De uns 3, 4 anos para cá, de certa forma dá para falar que estamos vivendo uma espécie de renascimento da “canção brasileira”, algo que tem tanto a ver com a tropicália, a bossa nova e com Roberto e jovem guarda, algo que seria talvez o que hoje o Marcelo Jeneci, o Romulo Fróes e vários outros fazem. Essa história de haver um tipo de canção é especialmente brasileira, algo que não é exatamente samba, não é bossa nova, mas você nunca vai ouvir um americano fazendo, por exemplo. Como você vê o “Sem Nostalgia” no meio dessa ideia, sendo ele um disco que, de certa forma, tenta descontruir e reconstruir essas canções?
O “Sem Nostalgia” é um disco muito de canção, apesar dos experimentalismos que tem. E são canções bem brasileiras, mesmo que algumas sejam cantadas em inglês. Eu acho que realmente essa coisa da canção está voltando, porque essa coisa de groove, de você soltar uma batida e construir uma música em cima dela cansou um pouco, ficou nos anos 90. E a coisa da canção que se defende sozinha, independente de ter uma sonoridade atrás, isso voltou. E ao mesmo tempo, na minha geração, gente como o Curumin, a Céu, tem muito essa história das texturas musicais, que é o meu barato. Apesar de fazermos canções, temos uma preocupação muito grande para que na hora que aquelas canções forem gravadas, que aquilo não seja feito num arranjo tradicionalista. Ao contrário, a gente vai tentar colocar um arranjo com maior número de timbragens possível, para que aquilo seja tão interessante quanto a canção. Eu canso de ouvir canções bonitas, mas que quando são gravadas, isso é feito de uma maneira tão careta que a canção fica feia, que me fazem perder o interesse. Então, se não tiver som abraçando a canção, é uma coisa que eu não curto tanto. Tanto é que eu acho a MPB hoje uma coisa muito careta, na sonoridade.

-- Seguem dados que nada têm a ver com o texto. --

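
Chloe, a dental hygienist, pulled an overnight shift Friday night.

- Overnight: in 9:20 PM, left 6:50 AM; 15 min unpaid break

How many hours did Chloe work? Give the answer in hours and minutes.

Overnight: 9:20 PM → midnight = 2 h 40 min; midnight → 6:50 AM = 6 h 50 min; span 9 h 30 min; less 15 min break → 9 h 15 min

9 h 15 min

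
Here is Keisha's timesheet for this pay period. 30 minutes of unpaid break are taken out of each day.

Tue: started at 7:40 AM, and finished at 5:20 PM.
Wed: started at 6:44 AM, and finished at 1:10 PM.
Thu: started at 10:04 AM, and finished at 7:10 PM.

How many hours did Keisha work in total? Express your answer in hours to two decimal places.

23.70 hours

Tue: 7:40 AM–5:20 PM = 9 h 40 min; less 30 min break → 9 h 10 min
Wed: 6:44 AM–1:10 PM = 6 h 26 min; less 30 min break → 5 h 56 min
Thu: 10:04 AM–7:10 PM = 9 h 6 min; less 30 min break → 8 h 36 min
Total: 9 h 10 min + 5 h 56 min + 8 h 36 min = 23 h 42 min.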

De uns três, quatro anos pra cá, vem aparecendo com mais força no Brasil uma geração de artistas incríveis, tanto compositores, produtores, instrumentistas…
Sim, tanto é que você falou do (Marcelo) Jeneci, que eu pude acompanhar um ensaio umas semanas atrás, porque o Régis Damasceno que toca comigo, toca com ele também. Eu vi o ensaio e falei para ele “cara, parabéns, essas canções são lindas!” e ele: “valeu, agora eu estou trabalhando para fazer o som delas”, que é bem isso que estava falando. Não importa só ter canção bonita, tem que chegar com um som próprio, isso é muito importante para essa geração. A coisa do autoral não está ligado só a canção, ao jeito de fazer melodia, ao que você diz na letra, mas também ao tipo de som que você vai chegar. Se você chega com uma canção bonita, mas com um som parecido com o do Romulo Fróes, você vai ser o “sub-Romulo”, entendeu? Todo mundo está preocupado em chegar com um som próprio, não é só a canção.
Apesar de guardarem semelhanças, seus quatro discos têm ideias completamente diferentes. O que você acha que seria então seu som? O que te define?
Meu som sempre foi textura musical. Canção com textura musical. Desde o primeiro disco meu barato sempre foi achar sonoridade, sabe? Achar sonoridade do instrumento, achar sonoridade da guitarra, do baixo e achar principalmente a sonoridade da faixa, que é tudo isso junto, que se forma e dá vida a um som só. Em todos os discos, se você ouvir, essa ideia é bem presente. Se você tirar a voz, o som que tem atrás é muito uma coisa de tapeçaria musical, de culinária, pode chamar do que você quiser. É muito uma ideia de ir temperando até a faixa ter um sabor próprio.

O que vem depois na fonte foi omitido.